Dónde se solicita: en tu comunidad autónoma, no en el Estado
Es el punto que más despista. Los planes estatales de este tipo se dotan con fondos nacionales pero los gestiona cada comunidad autónoma, así que la solicitud se presenta en la sede electrónica de tu comunidad, no en un portal único del Gobierno.
De ahí se derivan tres cosas prácticas: los plazos no son iguales en toda España, el presupuesto es por comunidad y puede agotarse en una mientras en otra sigue abierto, y algún requisito puede variar de una convocatoria a otra.
Para localizar la tuya, el Punto de Acceso General de la Administración enlaza con todas las administraciones autonómicas, y el Ministerio para la Transición Ecológica publica la información del plan estatal vigente.
Los pasos, en orden
1. Comprueba la convocatoria de tu comunidad antes de comprar: si está abierta, qué exige y si queda presupuesto.

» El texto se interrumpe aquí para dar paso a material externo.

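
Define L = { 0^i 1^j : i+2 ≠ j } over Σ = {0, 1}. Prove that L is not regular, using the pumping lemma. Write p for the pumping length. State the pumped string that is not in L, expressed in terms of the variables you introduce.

0^{p+p!} 1^{p+p!+2}

Assume L is regular. Let p be the pumping length given by the pumping lemma.
Choose w = 0^p 1^{p+p!+2}. Since p ≠ (p+p!+2)-2 = p+p!, w ∈ L; and |w| ≥ p.
The pumping lemma gives a decomposition w = xyz where |xy| ≤ p and |y| > 0.
Since the first p symbols of w are all 0's and |xy| ≤ p, y lies entirely in the leading 0-block: y = 0^k for some k with 1 ≤ k ≤ p.
Since 1 ≤ k ≤ p, k divides p!; set t = 1 + p!/k. Then xy^t z has p + (p!/k)·k = p + p! copies of 0. Now the 0-count is p+p! and (1-count)-2 = (p+p!+2)-2 = p+p!, so i+2 ≠ j fails. So xy^t z = 0^{p+p!} 1^{p+p!+2} ∉ L.
Contradiction. Therefore L is not regular.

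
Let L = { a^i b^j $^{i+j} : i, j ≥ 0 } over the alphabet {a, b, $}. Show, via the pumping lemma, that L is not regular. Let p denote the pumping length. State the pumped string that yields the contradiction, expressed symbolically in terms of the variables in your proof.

Toward a contradiction, assume L is regular with pumping length p.
Take w = a^p b^p $^{2p} ∈ L (with i=j=p, i+j=2p), |w| = 4p ≥ p.
By the pumping lemma, w = xyz with |xy| ≤ p and |y| ≥ 1.
Because |xy| ≤ p and w begins with p copies of a, we have y = a^k with 1 ≤ k ≤ p.
Consider xy^2z = a^{p+k} b^p $^{2p}. Now the a- and b-counts sum to 2p+k, but the $-count is 2p ≠ 2p+k. So xy^2z ∉ L.
This is a contradiction; hence L is not regular.

a^{p+k} b^p $^{2p}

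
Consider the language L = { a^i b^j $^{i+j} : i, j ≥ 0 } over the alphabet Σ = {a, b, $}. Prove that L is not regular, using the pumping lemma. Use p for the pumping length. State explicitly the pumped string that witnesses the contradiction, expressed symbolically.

Suppose for contradiction that L is regular, and let p be the pumping length.
Take w = a^p b^p $^{2p} ∈ L (with i=j=p, i+j=2p), |w| = 4p ≥ p.
By the pumping lemma, w = xyz with |xy| ≤ p and |y| ≥ 1.
Since the first p symbols of w are all a's and |xy| ≤ p, y lies entirely in the leading a-block: y = a^k for some k with 1 ≤ k ≤ p.
Consider xy^2z = a^{p+k} b^p $^{2p}. Now the a- and b-counts sum to 2p+k, but the $-count is 2p ≠ 2p+k. So xy^2z ∉ L.
This is a contradiction; hence L is not regular.

a^{p+k} b^p $^{2p}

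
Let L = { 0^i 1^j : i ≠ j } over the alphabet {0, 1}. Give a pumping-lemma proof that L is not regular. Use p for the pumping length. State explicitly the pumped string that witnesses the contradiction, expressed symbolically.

0^{p+p!} 1^{p+p!}

Toward a contradiction, assume L is regular with pumping length p.
Choose w = 0^p 1^{p+p!}. Since p ≠ p+p!, w ∈ L; and |w| ≥ p.
Write w = xyz as guaranteed by the lemma, with |xy| ≤ p and |y| > 0.
Because |xy| ≤ p and w begins with p copies of 0, we have y = 0^k with 1 ≤ k ≤ p.
Since 1 ≤ k ≤ p, k divides p!; set t = 1 + p!/k. Then xy^t z has p + (p!/k)·k = p + p! copies of 0. Now the 0-count equals the 1-count, so i ≠ j fails. So xy^t z = 0^{p+p!} 1^{p+p!} ∉ L.
This contradicts the pumping lemma, so L is not regular.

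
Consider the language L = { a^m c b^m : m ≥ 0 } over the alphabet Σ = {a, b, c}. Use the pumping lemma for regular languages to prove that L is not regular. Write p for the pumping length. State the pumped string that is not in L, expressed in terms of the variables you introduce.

a^{p+k} c b^p

Assume L is regular; let p be its pumping constant.
Take w = a^p c b^p ∈ L with |w| = 2p+1 ≥ p.
By the pumping lemma, w = xyz with |xy| ≤ p and |y| ≥ 1.
The first p characters of w are a's, so xy (and hence y) consists only of a's. Write y = a^k, 1 ≤ k ≤ p.
Pump with i = 2: xy^2z = a^{p+k} c b^p, which would require p+k = p. But k ≥ 1, so xy^2z ∉ L.
This is a contradiction; hence L is not regular.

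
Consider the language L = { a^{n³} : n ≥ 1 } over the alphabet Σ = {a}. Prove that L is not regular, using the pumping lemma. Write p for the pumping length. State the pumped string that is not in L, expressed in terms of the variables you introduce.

Assume L is regular; let p be its pumping constant.
Take w = a^{p³} ∈ L with |w| = p³ ≥ p.
Write w = xyz as guaranteed by the lemma, with |xy| ≤ p and |y| > 0.
Then y = a^k for some k with 1 ≤ k ≤ p.
Pump with i = 2: xy^2z = a^{p³+k}. Since 1 ≤ k ≤ p, p³ < p³+k ≤ p³+p < p³+3p²+3p+1 = (p+1)³, so p³+k is not a perfect cube. So xy^2z ∉ L.
This is a contradiction; hence L is not regular.

a^{p³+k}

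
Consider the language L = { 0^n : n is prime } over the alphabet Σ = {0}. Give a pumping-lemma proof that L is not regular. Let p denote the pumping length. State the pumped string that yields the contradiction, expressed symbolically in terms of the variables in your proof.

Toward a contradiction, assume L is regular with pumping length p.
Let q be a prime with q ≥ p+2 (infinitely many primes exist), and take w = 0^q ∈ L with |w| = q ≥ p.
The pumping lemma gives a decomposition w = xyz where |xy| ≤ p and y is nonempty.
Then y = 0^k for some k with 1 ≤ k ≤ p.
Since 1 ≤ k ≤ p, |xz| = q-k. Pump with i = q+1: |xy^{q+1}z| = (q-k)+(q+1)k = q+qk = q(1+k), which is composite (both factors ≥ 2). So xy^{q+1}z = 0^{q(1+k)} ∉ L.
This is a contradiction; hence L is not regular.

0^{q(1+k)}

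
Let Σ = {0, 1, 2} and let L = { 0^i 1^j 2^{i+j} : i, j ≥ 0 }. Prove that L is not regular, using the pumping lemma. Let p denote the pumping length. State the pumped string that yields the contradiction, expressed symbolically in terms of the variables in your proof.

Assume L is regular. Let p be the pumping length given by the pumping lemma.
Take w = 0^p 1^p 2^{2p} ∈ L (with i=j=p, i+j=2p), |w| = 4p ≥ p.
Write w = xyz as guaranteed by the lemma, with |xy| ≤ p and |y| ≥ 1.
The first p characters of w are 0's, so xy (and hence y) consists only of 0's. Write y = 0^k, 1 ≤ k ≤ p.
Consider xy^2z = 0^{p+k} 1^p 2^{2p}. Now the 0- and 1-counts sum to 2p+k, but the 2-count is 2p ≠ 2p+k. So xy^2z ∉ L.
This contradicts the pumping lemma, so L is not regular.

0^{p+k} 1^p 2^{2p}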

2. Mira si la compra debe ser posterior a la apertura del plazo. En algunas convocatorias, un coche comprado antes no es subvencionable, y eso no tiene arreglo después.
3. Compra y matricula el coche a tu nombre. Si vas a achatarrar, tramita la baja definitiva del vehículo antiguo y guarda el certificado.

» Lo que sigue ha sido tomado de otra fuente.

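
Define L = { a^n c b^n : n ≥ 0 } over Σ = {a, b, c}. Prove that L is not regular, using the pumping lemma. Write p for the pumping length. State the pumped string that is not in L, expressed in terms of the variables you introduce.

Assume L is regular; let p be its pumping constant.
Take w = a^p c b^p ∈ L with |w| = 2p+1 ≥ p.
Write w = xyz as guaranteed by the lemma, with |xy| ≤ p and y is nonempty.
Because |xy| ≤ p and w begins with p copies of a, we have y = a^k with 1 ≤ k ≤ p.
Pump with i = 2: xy^2z = a^{p+k} c b^p, which would require p+k = p. But k ≥ 1, so xy^2z ∉ L.
Contradiction. Therefore L is not regular.

a^{p+k} c b^p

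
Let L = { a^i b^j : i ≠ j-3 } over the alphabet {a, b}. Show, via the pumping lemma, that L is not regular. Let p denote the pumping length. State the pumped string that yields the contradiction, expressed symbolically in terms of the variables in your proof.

a^{p+p!} b^{p+p!+3}

Assume L is regular; let p be its pumping constant.
Choose w = a^p b^{p+p!+3}. Since p ≠ (p+p!+3)-3 = p+p!, w ∈ L; and |w| ≥ p.
By the pumping lemma, w = xyz with |xy| ≤ p and |y| > 0.
Because |xy| ≤ p and w begins with p copies of a, we have y = a^k with 1 ≤ k ≤ p.
Since 1 ≤ k ≤ p, k divides p!; set t = 1 + p!/k. Then xy^t z has p + (p!/k)·k = p + p! copies of a. Now the a-count is p+p! and (b-count)-3 = (p+p!+3)-3 = p+p!, so i ≠ j-3 fails. So xy^t z = a^{p+p!} b^{p+p!+3} ∉ L.
This contradicts the pumping lemma, so L is not regular.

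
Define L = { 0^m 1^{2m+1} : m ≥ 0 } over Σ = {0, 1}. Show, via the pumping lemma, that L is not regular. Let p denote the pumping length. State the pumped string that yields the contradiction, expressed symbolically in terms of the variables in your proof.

0^{p+k} 1^{2p+1}

Assume L is regular; let p be its pumping constant.
Choose w = 0^p 1^{2p+1}, which is in L with |w| = 3p+1 ≥ p.
The pumping lemma gives a decomposition w = xyz where |xy| ≤ p and |y| > 0.
Since the first p symbols of w are all 0's and |xy| ≤ p, y lies entirely in the leading 0-block: y = 0^k for some k with 1 ≤ k ≤ p.
Pump with i = 2: xy^2z = 0^{p+k} 1^{2p+1}. For this to lie in L we would need 2p+1 = 2(p+k)+1, which forces k = 0. But k ≥ 1, so xy^2z ∉ L.
This is a contradiction; hence L is not regular.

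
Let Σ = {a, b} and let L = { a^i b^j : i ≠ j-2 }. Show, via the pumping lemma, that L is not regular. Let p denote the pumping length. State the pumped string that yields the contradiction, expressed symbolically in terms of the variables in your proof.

a^{p+p!} b^{p+p!+2}

Toward a contradiction, assume L is regular with pumping length p.
Choose w = a^p b^{p+p!+2}. Since p ≠ (p+p!+2)-2 = p+p!, w ∈ L; and |w| ≥ p.
By the pumping lemma, w = xyz with |xy| ≤ p and |y| > 0.
Because |xy| ≤ p and w begins with p copies of a, we have y = a^k with 1 ≤ k ≤ p.
Since 1 ≤ k ≤ p, k divides p!; set t = 1 + p!/k. Then xy^t z has p + (p!/k)·k = p + p! copies of a. Now the a-count is p+p! and (b-count)-2 = (p+p!+2)-2 = p+p!, so i ≠ j-2 fails. So xy^t z = a^{p+p!} b^{p+p!+2} ∉ L.
This is a contradiction; hence L is not regular.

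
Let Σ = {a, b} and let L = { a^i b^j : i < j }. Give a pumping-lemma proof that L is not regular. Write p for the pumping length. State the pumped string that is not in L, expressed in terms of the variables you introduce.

a^{p+k} b^{p+1}

Toward a contradiction, assume L is regular with pumping length p.
Choose w = a^p b^{p+1} ∈ L, with |w| = 2p+1 ≥ p.
Write w = xyz as guaranteed by the lemma, with |xy| ≤ p and |y| > 0.
The first p characters of w are a's, so xy (and hence y) consists only of a's. Write y = a^k, 1 ≤ k ≤ p.
Consider xy^2z = a^{p+k} b^{p+1}. Since k ≥ 1, the a-count p+k is at least p+1, so i < j fails; thus xy^2z ∉ L.
Contradiction. Therefore L is not regular.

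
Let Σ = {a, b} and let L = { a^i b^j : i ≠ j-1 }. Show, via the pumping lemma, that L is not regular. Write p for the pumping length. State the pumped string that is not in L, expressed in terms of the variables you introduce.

a^{p+p!} b^{p+p!+1}

Assume L is regular. Let p be the pumping length given by the pumping lemma.
Choose w = a^p b^{p+p!+1}. Since p ≠ (p+p!+1)-1 = p+p!, w ∈ L; and |w| ≥ p.
The pumping lemma gives a decomposition w = xyz where |xy| ≤ p and |y| ≥ 1.
The first p characters of w are a's, so xy (and hence y) consists only of a's. Write y = a^k, 1 ≤ k ≤ p.
Since 1 ≤ k ≤ p, k divides p!; set t = 1 + p!/k. Then xy^t z has p + (p!/k)·k = p + p! copies of a. Now the a-count is p+p! and (b-count)-1 = (p+p!+1)-1 = p+p!, so i ≠ j-1 fails. So xy^t z = a^{p+p!} b^{p+p!+1} ∉ L.
Contradiction. Therefore L is not regular.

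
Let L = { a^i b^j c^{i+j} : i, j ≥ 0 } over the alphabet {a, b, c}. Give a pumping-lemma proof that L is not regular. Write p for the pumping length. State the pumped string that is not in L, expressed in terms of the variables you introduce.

a^{p+k} b^p c^{2p}

Suppose for contradiction that L is regular, and let p be the pumping length.
Take w = a^p b^p c^{2p} ∈ L (with i=j=p, i+j=2p), |w| = 4p ≥ p.
Write w = xyz as guaranteed by the lemma, with |xy| ≤ p and |y| ≥ 1.
Since the first p symbols of w are all a's and |xy| ≤ p, y lies entirely in the leading a-block: y = a^k for some k with 1 ≤ k ≤ p.
Consider xy^2z = a^{p+k} b^p c^{2p}. Now the a- and b-counts sum to 2p+k, but the c-count is 2p ≠ 2p+k. So xy^2z ∉ L.
This contradicts the pumping lemma, so L is not regular.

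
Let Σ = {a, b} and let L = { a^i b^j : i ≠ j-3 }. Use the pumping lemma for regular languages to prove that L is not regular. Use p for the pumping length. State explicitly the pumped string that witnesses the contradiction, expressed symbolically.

a^{p+p!} b^{p+p!+3}

Assume L is regular. Let p be the pumping length given by the pumping lemma.
Choose w = a^p b^{p+p!+3}. Since p ≠ (p+p!+3)-3 = p+p!, w ∈ L; and |w| ≥ p.
Write w = xyz as guaranteed by the lemma, with |xy| ≤ p and |y| ≥ 1.
Because |xy| ≤ p and w begins with p copies of a, we have y = a^k with 1 ≤ k ≤ p.
Since 1 ≤ k ≤ p, k divides p!; set t = 1 + p!/k. Then xy^t z has p + (p!/k)·k = p + p! copies of a. Now the a-count is p+p! and (b-count)-3 = (p+p!+3)-3 = p+p!, so i ≠ j-3 fails. So xy^t z = a^{p+p!} b^{p+p!+3} ∉ L.
This is a contradiction; hence L is not regular.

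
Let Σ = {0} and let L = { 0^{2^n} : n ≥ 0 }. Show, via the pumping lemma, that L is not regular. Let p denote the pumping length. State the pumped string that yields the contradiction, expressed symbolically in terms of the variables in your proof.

Assume L is regular. Let p be the pumping length given by the pumping lemma.
Take w = 0^{2^p} ∈ L with |w| = 2^p ≥ p.
By the pumping lemma, w = xyz with |xy| ≤ p and |y| > 0.
Then y = 0^k for some k with 1 ≤ k ≤ p.
Pump with i = 2: xy^2z = 0^{2^p+k}. Since 1 ≤ k ≤ p < 2^p, we have 2^p < 2^p+k < 2^{p+1}, so 2^p+k is not a power of 2. So xy^2z ∉ L.
This is a contradiction; hence L is not regular.

0^{2^p+k}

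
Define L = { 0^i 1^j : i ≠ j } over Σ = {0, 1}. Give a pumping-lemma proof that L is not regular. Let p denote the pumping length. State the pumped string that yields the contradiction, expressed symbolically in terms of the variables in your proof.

Assume L is regular. Let p be the pumping length given by the pumping lemma.
Choose w = 0^p 1^{p+p!}. Since p ≠ p+p!, w ∈ L; and |w| ≥ p.
The pumping lemma gives a decomposition w = xyz where |xy| ≤ p and |y| ≥ 1.
The first p characters of w are 0's, so xy (and hence y) consists only of 0's. Write y = 0^k, 1 ≤ k ≤ p.
Since 1 ≤ k ≤ p, k divides p!; set t = 1 + p!/k. Then xy^t z has p + (p!/k)·k = p + p! copies of 0. Now the 0-count equals the 1-count, so i ≠ j fails. So xy^t z = 0^{p+p!} 1^{p+p!} ∉ L.
Contradiction. Therefore L is not regular.

0^{p+p!} 1^{p+p!}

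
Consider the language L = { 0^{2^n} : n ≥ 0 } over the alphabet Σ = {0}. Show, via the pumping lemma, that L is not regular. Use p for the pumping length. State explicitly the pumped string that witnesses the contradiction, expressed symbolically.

Assume L is regular. Let p be the pumping length given by the pumping lemma.
Take w = 0^{2^p} ∈ L with |w| = 2^p ≥ p.
Write w = xyz as guaranteed by the lemma, with |xy| ≤ p and |y| > 0.
Then y = 0^k for some k with 1 ≤ k ≤ p.
Pump with i = 2: xy^2z = 0^{2^p+k}. Since 1 ≤ k ≤ p < 2^p, we have 2^p < 2^p+k < 2^{p+1}, so 2^p+k is not a power of 2. So xy^2z ∉ L.
This contradicts the pumping lemma, so L is not regular.

0^{2^p+k}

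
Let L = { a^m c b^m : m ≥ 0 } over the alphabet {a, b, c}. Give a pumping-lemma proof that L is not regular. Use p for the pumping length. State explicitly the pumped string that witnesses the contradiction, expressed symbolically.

a^{p+k} c b^p

Assume L is regular; let p be its pumping constant.
Take w = a^p c b^p ∈ L with |w| = 2p+1 ≥ p.
The pumping lemma gives a decomposition w = xyz where |xy| ≤ p and |y| ≥ 1.
Because |xy| ≤ p and w begins with p copies of a, we have y = a^k with 1 ≤ k ≤ p.
Pump with i = 2: xy^2z = a^{p+k} c b^p, which would require p+k = p. But k ≥ 1, so xy^2z ∉ L.
Contradiction. Therefore L is not regular.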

4. Reúne la documentación y presenta la solicitud en la sede electrónica de tu comunidad. Necesitarás firma digital: certificado electrónico o Cl@ve.
5. Espera. Entre la solicitud y el cobro suelen pasar meses. Si la marca te ha adelantado la ayuda en la factura, esto no te afecta al bolsillo, pero el expediente sigue siendo tuyo.
Documentación que suele pedirse
DNI o NIE, factura de compra, permiso de circulación y ficha técnica del coche nuevo, certificado de baja definitiva si hay achatarramiento, y un certificado de titularidad de la cuenta donde quieres cobrar.
Antes de hacerlo por tu cuenta, pregunta en el concesionario: la mayoría tramita la solicitud por ti, y es la vía habitual cuando la marca adelanta la ayuda.
Qué precio verás en esta web
Siempre el precio de tarifa (PVP), sin ayudas ni descuentos, y tomado de una sola fuente para todos los modelos. Es el único criterio con el que la comparación entre coches significa algo.
Por eso algunos modelos aparecen aquí más caros que en la web de su marca. No es un error: es la misma cifra medida de la misma manera para todos.